In June 2014, his daughter, Leah Sari Still, was diagnosed with Neuroblastoma stage 4 cancer. Still put his football career on hiatus saying: "she's fighting for her life. Sports is not more important than me being there while my daughter is fighting for her life." Since the June 2, 2014 diagnosis, Still spent the next three weeks sleeping next to his daughter at the hospital despite his own recent back surgery. In support of his daughter, Still shaved his head bald and has said that he will grow back his hair only when Leah's does.

The Bengals demonstrated their loyalty even further by permitting Devon Still's jersey to be sold in order to raise awareness for pediatric cancer research and the Cincinnati Children's Hospital. $400,000 sales were made in four days. At the end of September, it was reported that Still's jersey donation sales neared $1 million. The New Orleans Saints head coach, Sean Payton bought 100 jerseys and distributed them to the local Boys & Girls Club and the Cincinnati Children's Hospital.

On September 25, 2014, before driving Leah to the Children's Hospital of Philadelphia for cancer surgery, Still posted a video to his Instagram account, which went viral. Still later tweeted that the tumor and lymph nodes were removed.

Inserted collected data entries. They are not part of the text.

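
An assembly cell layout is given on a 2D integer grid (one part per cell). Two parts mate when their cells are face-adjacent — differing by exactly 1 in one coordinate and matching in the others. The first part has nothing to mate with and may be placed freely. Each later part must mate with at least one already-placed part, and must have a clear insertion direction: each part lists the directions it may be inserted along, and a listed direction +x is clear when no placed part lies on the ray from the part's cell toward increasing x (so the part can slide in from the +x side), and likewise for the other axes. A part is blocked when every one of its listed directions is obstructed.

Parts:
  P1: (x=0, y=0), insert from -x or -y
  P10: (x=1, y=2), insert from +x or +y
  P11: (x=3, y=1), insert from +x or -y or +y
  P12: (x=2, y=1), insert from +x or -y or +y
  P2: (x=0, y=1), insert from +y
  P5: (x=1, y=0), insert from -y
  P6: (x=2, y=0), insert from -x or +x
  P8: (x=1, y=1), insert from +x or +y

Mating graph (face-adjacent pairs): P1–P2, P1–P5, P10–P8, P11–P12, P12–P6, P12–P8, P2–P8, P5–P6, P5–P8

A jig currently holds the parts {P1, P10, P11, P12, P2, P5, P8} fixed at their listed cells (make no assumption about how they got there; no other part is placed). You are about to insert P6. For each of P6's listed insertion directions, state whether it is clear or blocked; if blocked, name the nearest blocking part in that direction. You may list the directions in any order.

-x: nearest on ray is P5@(1, 0) ⇒ blocked
+x: ray from P6(2, 0) has no placed part ⇒ clear

+x: clear; -x: blocked by P5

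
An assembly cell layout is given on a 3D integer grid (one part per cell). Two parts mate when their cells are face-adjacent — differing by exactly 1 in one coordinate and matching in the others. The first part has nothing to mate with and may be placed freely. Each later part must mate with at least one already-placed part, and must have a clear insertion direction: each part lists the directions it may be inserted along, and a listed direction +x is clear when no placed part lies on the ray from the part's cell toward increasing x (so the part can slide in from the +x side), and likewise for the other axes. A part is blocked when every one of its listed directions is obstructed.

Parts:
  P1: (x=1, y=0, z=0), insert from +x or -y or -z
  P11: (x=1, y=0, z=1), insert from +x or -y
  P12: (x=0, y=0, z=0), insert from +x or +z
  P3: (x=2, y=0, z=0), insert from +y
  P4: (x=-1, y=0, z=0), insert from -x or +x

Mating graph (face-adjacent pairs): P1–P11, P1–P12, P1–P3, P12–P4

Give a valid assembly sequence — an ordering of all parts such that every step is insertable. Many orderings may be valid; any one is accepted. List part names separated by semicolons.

P11; P1; P12; P3; P4

1. P11@(1, 0, 1) [+x clear] — {P11}
2. P1@(1, 0, 0) [+x clear] — {P1, P11}
3. P12@(0, 0, 0) [+z clear] — {P1, P11, P12}
4. P3@(2, 0, 0) [+y clear] — {P1, P11, P12, P3}
5. P4@(-1, 0, 0) [-x clear] — {P1, P11, P12, P3, P4}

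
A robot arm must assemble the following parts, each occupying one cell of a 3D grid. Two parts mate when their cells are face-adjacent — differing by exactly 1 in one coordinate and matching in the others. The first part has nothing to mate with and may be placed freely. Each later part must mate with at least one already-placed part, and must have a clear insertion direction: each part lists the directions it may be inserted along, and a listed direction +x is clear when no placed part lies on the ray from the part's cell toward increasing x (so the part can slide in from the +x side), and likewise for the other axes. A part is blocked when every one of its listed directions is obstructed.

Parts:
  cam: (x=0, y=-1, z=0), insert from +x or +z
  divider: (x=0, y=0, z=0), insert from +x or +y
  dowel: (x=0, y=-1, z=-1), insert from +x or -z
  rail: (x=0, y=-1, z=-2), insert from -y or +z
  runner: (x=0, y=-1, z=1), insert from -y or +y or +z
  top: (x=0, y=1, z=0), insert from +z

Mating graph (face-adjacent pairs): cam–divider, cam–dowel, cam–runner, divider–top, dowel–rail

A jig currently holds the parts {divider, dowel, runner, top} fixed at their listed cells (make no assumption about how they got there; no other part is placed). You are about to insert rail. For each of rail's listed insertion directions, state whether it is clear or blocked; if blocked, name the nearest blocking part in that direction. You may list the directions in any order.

-y: ray from rail(0, -1, -2) has no placed part ⇒ clear
+z: nearest on ray is dowel@(0, -1, -1) ⇒ blocked

+z: blocked by dowel; -y: clear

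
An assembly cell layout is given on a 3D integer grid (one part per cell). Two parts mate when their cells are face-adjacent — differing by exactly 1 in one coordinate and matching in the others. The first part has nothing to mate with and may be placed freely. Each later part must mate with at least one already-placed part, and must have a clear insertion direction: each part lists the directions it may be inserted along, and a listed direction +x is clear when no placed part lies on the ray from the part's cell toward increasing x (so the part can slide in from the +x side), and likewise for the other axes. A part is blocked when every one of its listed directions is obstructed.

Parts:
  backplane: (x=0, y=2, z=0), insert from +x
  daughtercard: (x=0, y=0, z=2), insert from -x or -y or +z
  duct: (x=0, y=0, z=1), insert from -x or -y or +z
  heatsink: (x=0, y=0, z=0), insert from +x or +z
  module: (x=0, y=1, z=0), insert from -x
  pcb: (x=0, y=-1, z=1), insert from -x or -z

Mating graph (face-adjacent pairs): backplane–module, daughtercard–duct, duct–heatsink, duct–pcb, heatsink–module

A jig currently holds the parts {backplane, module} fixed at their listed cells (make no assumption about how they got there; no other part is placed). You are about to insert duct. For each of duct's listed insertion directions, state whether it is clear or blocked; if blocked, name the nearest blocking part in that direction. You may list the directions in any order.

-x: ray from duct(0, 0, 1) has no placed part ⇒ clear
-y: ray from duct(0, 0, 1) has no placed part ⇒ clear
+z: ray from duct(0, 0, 1) has no placed part ⇒ clear

+z: clear; -x: clear; -y: clear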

On October 5, 2014, during a game with the New England Patriots at Gillette Stadium in Foxboro, Massachusetts, a music video was shown on the stadium's video screen featuring Still's daughter. The Patriots cheerleaders also donned copies of Still's' jersey to show support. It was further reported that Patriots owner Robert Kraft was donating $25,000 to Cincinnati Children's Hospital and Medical Center in Leah's name.

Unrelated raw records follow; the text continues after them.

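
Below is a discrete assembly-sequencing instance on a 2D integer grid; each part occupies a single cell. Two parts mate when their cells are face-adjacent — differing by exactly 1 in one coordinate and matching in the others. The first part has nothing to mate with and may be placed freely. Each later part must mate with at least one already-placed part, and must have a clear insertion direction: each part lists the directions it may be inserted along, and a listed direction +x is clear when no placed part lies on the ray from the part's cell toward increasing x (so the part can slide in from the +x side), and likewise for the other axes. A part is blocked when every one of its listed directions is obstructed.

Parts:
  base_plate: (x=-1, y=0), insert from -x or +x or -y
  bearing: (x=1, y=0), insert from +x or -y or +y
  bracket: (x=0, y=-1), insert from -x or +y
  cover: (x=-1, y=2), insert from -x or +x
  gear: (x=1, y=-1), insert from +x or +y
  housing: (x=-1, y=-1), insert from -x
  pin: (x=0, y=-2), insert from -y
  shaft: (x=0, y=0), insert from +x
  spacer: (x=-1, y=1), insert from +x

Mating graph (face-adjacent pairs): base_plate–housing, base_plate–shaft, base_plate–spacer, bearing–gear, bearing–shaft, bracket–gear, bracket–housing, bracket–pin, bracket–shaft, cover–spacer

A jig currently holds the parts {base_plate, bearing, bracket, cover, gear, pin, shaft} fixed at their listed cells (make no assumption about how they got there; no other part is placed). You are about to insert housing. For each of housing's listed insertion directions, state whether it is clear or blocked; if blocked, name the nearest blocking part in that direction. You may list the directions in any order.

-x: clear

-x: ray from housing(-1, -1) has no placed part ⇒ clear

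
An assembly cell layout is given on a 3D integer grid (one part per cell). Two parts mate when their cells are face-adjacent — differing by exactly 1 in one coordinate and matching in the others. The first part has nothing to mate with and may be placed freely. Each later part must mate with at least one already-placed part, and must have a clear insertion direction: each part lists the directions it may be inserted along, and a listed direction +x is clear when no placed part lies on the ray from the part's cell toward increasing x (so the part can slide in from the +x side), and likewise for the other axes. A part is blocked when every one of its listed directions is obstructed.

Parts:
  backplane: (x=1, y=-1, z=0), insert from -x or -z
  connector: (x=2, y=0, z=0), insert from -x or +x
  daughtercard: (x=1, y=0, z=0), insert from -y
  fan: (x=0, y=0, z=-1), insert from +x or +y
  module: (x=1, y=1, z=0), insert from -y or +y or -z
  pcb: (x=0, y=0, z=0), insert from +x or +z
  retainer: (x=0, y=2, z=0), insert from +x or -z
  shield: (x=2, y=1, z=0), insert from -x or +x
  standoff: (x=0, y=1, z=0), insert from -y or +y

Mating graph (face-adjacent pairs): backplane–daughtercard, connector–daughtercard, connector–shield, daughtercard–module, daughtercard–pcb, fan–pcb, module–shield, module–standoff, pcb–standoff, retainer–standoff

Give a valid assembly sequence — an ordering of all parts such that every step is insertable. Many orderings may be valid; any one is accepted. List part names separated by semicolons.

1. module@(1, 1, 0) [-y clear] — {module}
2. standoff@(0, 1, 0) [-y clear] — {module, standoff}
3. retainer@(0, 2, 0) [+x clear] — {module, retainer, standoff}
4. shield@(2, 1, 0) [+x clear] — {module, retainer, shield, standoff}
5. connector@(2, 0, 0) [-x clear] — {connector, module, retainer, shield, standoff}
6. daughtercard@(1, 0, 0) [-y clear] — {connector, daughtercard, module, retainer, shield, standoff}
7. backplane@(1, -1, 0) [-x clear] — {backplane, connector, daughtercard, module, retainer, shield, standoff}
8. pcb@(0, 0, 0) [+z clear] — {backplane, connector, daughtercard, module, pcb, retainer, shield, standoff}
9. fan@(0, 0, -1) [+x clear] — {backplane, connector, daughtercard, fan, module, pcb, retainer, shield, standoff}

module; standoff; retainer; shield; connector; daughtercard; backplane; pcb; fan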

On March 18, 2015, Still announced that Leah had undergone surgery to get the tumor out, and that she was now cancer-free. On July 15, 2015, at the ESPY awards, Devon and Leah Still received the Jimmy V Award for their determination and perseverance in the face of cancer.

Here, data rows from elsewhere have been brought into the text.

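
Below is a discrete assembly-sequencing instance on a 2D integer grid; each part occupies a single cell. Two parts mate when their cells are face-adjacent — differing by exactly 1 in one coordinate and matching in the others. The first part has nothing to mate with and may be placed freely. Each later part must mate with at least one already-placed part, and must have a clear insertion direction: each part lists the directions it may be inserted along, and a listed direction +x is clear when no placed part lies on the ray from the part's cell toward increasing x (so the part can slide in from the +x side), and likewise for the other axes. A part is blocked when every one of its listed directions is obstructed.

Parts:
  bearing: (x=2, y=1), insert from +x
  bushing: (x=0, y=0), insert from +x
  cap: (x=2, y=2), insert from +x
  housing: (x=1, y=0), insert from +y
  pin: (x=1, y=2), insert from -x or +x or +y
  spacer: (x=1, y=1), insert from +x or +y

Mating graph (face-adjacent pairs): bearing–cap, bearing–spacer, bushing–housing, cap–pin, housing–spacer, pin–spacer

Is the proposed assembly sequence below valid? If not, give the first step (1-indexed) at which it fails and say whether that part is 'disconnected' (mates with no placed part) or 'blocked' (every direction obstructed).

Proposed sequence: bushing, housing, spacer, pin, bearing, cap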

In November 2015, Still announced Leah was in remission with no signs of cancer. In January 2016, Still announced that Leah remained cancer-free and that she had "really beat cancer."

In August 2021, Still partnered with United Therapeutics to launch Braving NeuroBLASToma, an initiative to educate the public about neuroblastoma.

Still's cousins, Art Still and Levon Kirkland, have also played in the NFL.